NEW DELHI (Reuters) – India’s crisis-torn government looked set to offer a limited rollback of its hike in diesel prices on Wednesday after a key ally withdrew from the coalition, reducing it to a minority administration and raising the risk of an early election.
Prime Minister Manmohan Singh‘s government is widely expected to survive the blow to its parliamentary strength, but its new dependence on regional parties averse to reform will reduce its room for further steps to revive economic growth.
Mamata Banerjee, the firebrand chief minister of West Bengal, announced on Tuesday that she was pulling her party out of the coalition after Singh stood firm on a slew of economic reforms, including the opening of India’s retail sector to global supermarket chains.
But a concession to pull her back from the brink before a Friday deadline appeared to be on the cards after an emergency meeting at Singh’s residence.
A senior source in his Congress party said the government was considering a partial reduction in last week’s 12 percent increase in diesel prices, which economists had long called for to rein in subsidies that have blown out the budget deficit.
(GRAPHIC – Government in numbers, click r.reuters.com/ruj72t)
A government official said the hike of 5 rupees per litre could be pegged down to 3 or 4 rupees, and a new limit on the consumption of subsidised cooking gas cylinders may also be raised.
However, Congress party leaders said there would be no U-turn on allowing investment from foreign retail chains such as Wal-Mart Stores (WMT.N) into the retail sector.
“The government is not in a mood to relent (but) … there could be some cosmetic rollback,” one party leader told Reuters.

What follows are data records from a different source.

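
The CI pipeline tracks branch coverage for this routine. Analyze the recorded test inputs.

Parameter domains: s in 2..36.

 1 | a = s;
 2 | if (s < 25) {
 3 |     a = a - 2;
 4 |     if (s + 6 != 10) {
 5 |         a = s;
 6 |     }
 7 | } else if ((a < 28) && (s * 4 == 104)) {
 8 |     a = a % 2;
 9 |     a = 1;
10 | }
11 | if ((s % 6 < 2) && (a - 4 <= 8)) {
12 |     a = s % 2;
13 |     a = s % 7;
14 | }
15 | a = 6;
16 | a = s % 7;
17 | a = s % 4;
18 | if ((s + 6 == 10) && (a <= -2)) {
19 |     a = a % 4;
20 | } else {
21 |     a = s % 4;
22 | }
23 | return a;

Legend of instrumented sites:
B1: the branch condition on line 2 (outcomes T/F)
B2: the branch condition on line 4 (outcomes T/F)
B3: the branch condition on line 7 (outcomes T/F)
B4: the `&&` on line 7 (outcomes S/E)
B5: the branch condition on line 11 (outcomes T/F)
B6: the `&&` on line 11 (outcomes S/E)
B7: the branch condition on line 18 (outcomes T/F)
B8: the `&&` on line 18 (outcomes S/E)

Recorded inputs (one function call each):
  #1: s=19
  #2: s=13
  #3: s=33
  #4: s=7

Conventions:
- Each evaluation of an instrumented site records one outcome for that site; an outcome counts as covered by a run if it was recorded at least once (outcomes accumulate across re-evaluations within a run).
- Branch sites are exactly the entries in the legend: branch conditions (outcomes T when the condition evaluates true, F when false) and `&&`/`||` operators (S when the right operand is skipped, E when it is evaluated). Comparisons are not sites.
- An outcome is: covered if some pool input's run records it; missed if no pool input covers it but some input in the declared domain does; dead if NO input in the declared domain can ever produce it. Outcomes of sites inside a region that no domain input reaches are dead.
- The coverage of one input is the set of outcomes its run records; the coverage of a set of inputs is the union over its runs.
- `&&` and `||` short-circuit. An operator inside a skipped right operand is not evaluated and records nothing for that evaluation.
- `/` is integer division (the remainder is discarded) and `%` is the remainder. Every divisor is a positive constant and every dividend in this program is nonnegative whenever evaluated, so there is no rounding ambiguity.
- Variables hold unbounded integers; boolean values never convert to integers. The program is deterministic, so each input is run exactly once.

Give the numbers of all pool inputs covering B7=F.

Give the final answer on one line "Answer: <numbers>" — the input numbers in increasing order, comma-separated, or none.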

If Banerjee does pull her 19 lawmakers out of the ruling United Progressive Alliance (UPA), the Congress-led coalition will be left with 254 seats in parliament, 18 short of a simple majority.
“The beginning of the downfall of the UPA government has started,” said Ravi Shankar Prasad, spokesman of the Bharatiya Janata Party (BJP), amid speculation that the government may fall before its mandate runs out in mid-2014.
GOVERNMENT WILL SURVIVE, BUT FOR HOW LONG?
While Singh can count on two other regional parties outside the coalition to prop it up with a combined seat tally of 43, both are also opposed to retail liberalisation, which could once again endanger a policy that stalled last year amid street protests.
The move on retail was among a series of “big bang” reforms launched last week. They are seen as crucial to reviving India’s flagging economic growth, reining in a bloated fiscal deficit and warding off the spectre of a credit rating downgrade.
Singh’s renewed drive for reform had cheered investors as a sign that the government was finally shaking off months of policy inertia. However, the measures sparked a furious backlash from Banerjee and other political leaders, who condemned them as a needless attack on hundreds of millions of poor people.
The BJP said it would try to push for a special sitting of parliament to be convened to hold a confidence vote, which could potentially bring the government down. However, lawmakers are not due to meet for their next session until late November.
Growth in Asia’s third-largest economy has languished near its slowest in three years amid an avalanche of criticism for Singh’s government, which has grappled with a spate of political scandals since his second term began in 2009.
“The government is in a critical situation but they will somehow survive for now,” said political analyst Amulya Ganguli.
“A minority government cannot, however, last that long. We may look at elections being brought forward,” he said. National elections are due by 2014, when Singh is expected to stand down.
Several party and government officials had earlier told Reuters that Congress leader Sonia Gandhi had assessed the risks of losing coalition allies over the measures and concluded the government was safe.
Banerjee came to power in West Bengal in 2011, ending more than three decades of Communist rule in the state. Colloquially known as “Didi”, Banerjee’s supporters hail her as a champion of India’s poor and dispossessed.
But her politics have been a thorn in the side of the government. Her protests were instrumental in blocking a slew of economic measures, from retail reform to allowing foreign direct investment into India’s aviation and insurance sectors.